Appellant complains of the issue of contributory negligence as submitted by the court in that it groups in one issue a number of acts and derelictions separately pleaded by the appellant as constituting contributory negligence on the part of appellee, and which acts were either admitted or proved.

It will be noted that the court in submitting the issue of contributory negligence assumed, as we view it, in appellant’s favor, that appellee did not stop and look and listen, or stop and look or listen after he left the ditch in going on to the crossing. These facts having been assumed by the court, the only ultimate fact-question submitted to the jury in said issue was whether appellee was guilty of contributory negligence. The definition given of contributory negligence in connection with said issue made it impossible, we think, for the jury to have misunderstood the meaning of the issue they were called upon to answer. The assignment is therefore overruled.

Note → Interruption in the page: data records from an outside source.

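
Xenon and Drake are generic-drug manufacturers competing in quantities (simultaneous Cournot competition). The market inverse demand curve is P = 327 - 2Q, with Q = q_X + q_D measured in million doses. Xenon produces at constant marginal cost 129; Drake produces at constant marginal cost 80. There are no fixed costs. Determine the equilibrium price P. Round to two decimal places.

Xenon's profit: π_X = (327 - 2Q)q_X - (129q_X). Setting ∂π_X/∂q_X = 0: 198 - 4q_X - 2(q_D) = 0.
Drake's first-order condition: 247 - 4q_D - 2(q_X) = 0.
Best responses: q_X = (198 - 2q_D)/4, q_D = (247 - 2q_X)/4.
Solving the pair: q_X = 149/6, q_D = 148/3.
Total output Q = 445/6, so price P = 327 - 2·(445/6) = 536/3.

178.67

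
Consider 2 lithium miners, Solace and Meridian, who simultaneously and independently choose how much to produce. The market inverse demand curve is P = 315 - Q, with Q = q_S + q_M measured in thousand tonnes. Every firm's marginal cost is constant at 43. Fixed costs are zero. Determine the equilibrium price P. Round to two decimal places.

A representative firm's profit is π_i = q_i(315 - Q) - 43q_i.
Setting ∂π_i/∂q_i = 0 with rivals' quantities fixed: 272 - 2q_i - q_j = 0.
By symmetry each firm produces the same amount; substituting q_j = q_i yields q_i = 272/3.
Total output Q = 544/3, so price P = 315 - 544/3 = 401/3.

133.67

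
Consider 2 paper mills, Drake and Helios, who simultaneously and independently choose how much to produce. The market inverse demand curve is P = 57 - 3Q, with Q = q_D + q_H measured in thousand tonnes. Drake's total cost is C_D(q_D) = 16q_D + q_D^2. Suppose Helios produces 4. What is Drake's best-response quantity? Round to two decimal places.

3.63

With the rival's output fixed at 4, Drake's profit is π_D = (57 - 3·4 - 3q_D)q_D - (16q_D + q_D²) = (45 - 3q_D)q_D - (16q_D + q_D²).
∂π_D/∂q_D = 29 - 8q_D = 0, so q_D = 29/8.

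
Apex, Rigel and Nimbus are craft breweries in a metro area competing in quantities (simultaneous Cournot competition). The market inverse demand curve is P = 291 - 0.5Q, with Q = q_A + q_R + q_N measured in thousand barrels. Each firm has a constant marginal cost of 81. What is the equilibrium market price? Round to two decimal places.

133.50

Each firm earns π_i = (291 - 0.5Q)q_i - 81q_i.
First-order condition (treating rivals' output as given): 210 - q_i - (1/2)·Σ_{j≠i} q_j = 0.
By symmetry each firm produces the same amount; substituting Σ_{j≠i} q_j = 2q_i yields q_i = 210/2 = 105.
Total output Q = 315, so price P = 291 - (1/2)·315 = 267/2.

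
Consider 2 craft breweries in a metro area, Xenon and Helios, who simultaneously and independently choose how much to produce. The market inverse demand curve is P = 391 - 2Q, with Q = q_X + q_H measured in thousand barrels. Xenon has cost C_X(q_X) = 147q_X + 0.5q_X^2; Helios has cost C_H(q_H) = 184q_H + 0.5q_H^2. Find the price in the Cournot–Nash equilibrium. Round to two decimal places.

Xenon's profit: π_X = (391 - 2Q)q_X - (147q_X + (1/2)q_X²). Setting ∂π_X/∂q_X = 0: 244 - 5q_X - 2(q_H) = 0.
Helios's first-order condition: 207 - 5q_H - 2(q_X) = 0.
Best responses: q_X = (244 - 2q_H)/5, q_H = (207 - 2q_X)/5.
Solving the pair: q_X = 806/21, q_H = 547/21.
Total output Q = 451/7, so price P = 391 - 2·(451/7) = 1835/7.

262.14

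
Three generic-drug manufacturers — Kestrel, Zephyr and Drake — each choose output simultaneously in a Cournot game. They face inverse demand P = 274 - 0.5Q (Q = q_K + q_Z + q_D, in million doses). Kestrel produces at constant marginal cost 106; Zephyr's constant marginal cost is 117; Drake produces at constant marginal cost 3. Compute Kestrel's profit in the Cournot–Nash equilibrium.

722

Kestrel's profit: π_K = (274 - 0.5Q)q_K - (106q_K). Setting ∂π_K/∂q_K = 0: 168 - q_K - (1/2)(q_Z + q_D) = 0.
Zephyr's profit: π_Z = (274 - 0.5Q)q_Z - (117q_Z). Setting ∂π_Z/∂q_Z = 0: 157 - q_Z - (1/2)(q_K + q_D) = 0.
Drake's first-order condition: 271 - q_D - (1/2)(q_K + q_Z) = 0.
Adding the 3 conditions: 596 − Q − Q = 0, i.e. Q = 298.
Back-substituting: q_K = (168 − 149)/(1/2) = 38, q_Z = (157 − 149)/(1/2) = 16, q_D = (271 − 149)/(1/2) = 244.
Price P = 274 - (1/2)·298 = 125.
Kestrel's profit: (125 - 106)·38 = 722.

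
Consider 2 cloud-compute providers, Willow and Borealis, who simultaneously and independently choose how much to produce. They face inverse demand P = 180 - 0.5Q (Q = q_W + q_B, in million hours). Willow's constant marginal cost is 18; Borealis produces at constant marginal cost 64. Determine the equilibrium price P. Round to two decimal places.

87.33

Willow's profit: π_W = (180 - 0.5Q)q_W - (18q_W). Setting ∂π_W/∂q_W = 0: 162 - q_W - (1/2)(q_B) = 0.
Borealis's first-order condition: 116 - q_B - (1/2)(q_W) = 0.
Best responses: q_W = (162 - (1/2)q_B), q_B = (116 - (1/2)q_W).
Substituting one into the other gives q_W = 416/3 and q_B = 140/3.
Total output Q = 556/3, so price P = 180 - (1/2)·(556/3) = 262/3.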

Appellee insists that if the issue on contributory negligence was incorrectly submitted by the court, appellants could, not be heard to complain for the reason that the special issues requested by it were incorrect and not entitled to be' given 'by the court.

It may be that said issues are subject to some of the criticisms announced by Judge Speer in the case of Freeman v. Galveston, H. & S. A. Ry. Co. (Tex. Com. App.) 285 S. W. 607, but the view we have taken of the issue as submitted by the court makes a discussion of this question unnecessary.

There is, in our opinion, an abundance of conflicting evidence in the record on the issues of negligence in failing to blow the .whistle and as to such failure being the proximate cause of the injury, and we therefore overrule the contention that the evidence on those issues is insufficient to support the jury’s findings.

There are other assignments of error, but the disposition made of those discussed make it unnecessary to pass upon the remaining ones.

Finding no error in the judgment of the trial court, the judgment is affirmed.